One cannot deny the significant strides that many countries in Africa have made in terms of developing the economies and wellbeing of its people. However, we can also not deny that many other countries in Africa remain at the top of the list when it comes to the provision of human skills and opportunity development.
It is even argued that for every one step forward one country may make, two others on the continent take 5 steps backwards.
Education is the fundamental key
Human skill and opportunity development has many components, including education levels, per capita income, access to basic services, and infant mortality. It is my firm belief that education, in the broadest sense, is one of the key components to human development in Africa. Through education, most other social problems can be addressed, and it is in this regard that Africa is slowly closing the gap on the rest of the world, which I believe is as a result of the ever-increasing pervasiveness of access to the Internet in the region.
It should be stressed that access to the Internet cannot have a positive impact on educational challenges if the speeds are prohibitively slow or if the cost is prohibitively high. The rest of the world has had a considerable head start on Africa in this regard.
Access to education through the internet remains a priority objective
While most of the developed world has had lightning-quick Internet for a considerable time now, East Africa was lagging behind, with fibre-optic broadband only reaching its shores via undersea cable as recently as 2009.
With these countries now connected, service providers at all levels of the value chain have entered these markets and healthy competition is making the Internet increasingly affordable. The final aim should be to have access in every home of every family, because that will truly level the playing field to a greater extent than ever before.

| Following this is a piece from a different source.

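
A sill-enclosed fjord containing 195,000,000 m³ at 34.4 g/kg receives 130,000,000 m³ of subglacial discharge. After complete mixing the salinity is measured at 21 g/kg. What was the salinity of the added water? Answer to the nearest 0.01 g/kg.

0.90 g/kg

Salt balance: 195,000,000×34.4 + 130,000,000×S = 325,000,000×21
6,708,000,000 + 130,000,000·S = 6,825,000,000
S = (6,825,000,000 − 6,708,000,000) / 130,000,000 = 0.9 g/kg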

Once you have access to the Internet, the sky is the limit in terms of what you can educate yourself on. There are free online courses on virtually every subject imaginable. You do not even have to do a formal course, you can merely use search engines to gather the information you need and build up your own body of knowledge to suit your particular needs.
The potential of sub Saharan Africa is astounding, and as people start to educate themselves in a tailored approach, which I believe often has advantages over classical education, we are set to overcome many social challenges.
Driving evolution through access to information
I believe that many of the business degrees offered stifle creativity and train people to think in a certain uniform way. The Internet not only provides you to endless sources of information, but further allows you to create your own thoughts. It allows you to access a huge library of knowledge so that you can come up with your own opinion and your own way forward. This is powerful because it drives evolution.
Once people have access to the Internet, one can no longer say that education is not affordable. There is so much research material on the Internet that it is almost overwhelming.
My message is: If you want to do it, go ahead and do it. Challenge yourself and find a way to achieve your goals.
Once the population becomes more active online, and more educated as a result, the effect on the country’s economy becomes massive. It creates micro enterprises that pay tax and bring money back into the financial system.
If you need to trade in cash, you need a bank account, which means the system becomes formalised and more people build up credit records, allowing them to become homeowners, and to be paid interest on their savings. Systems such as M-Pesa give people a bank account which they can access from their phone, where no formal infrastructure exists.
We are merely beginning to scratch the surface of the effects that the Internet could have on the wellbeing of economies across the continent. These are exciting times indeed.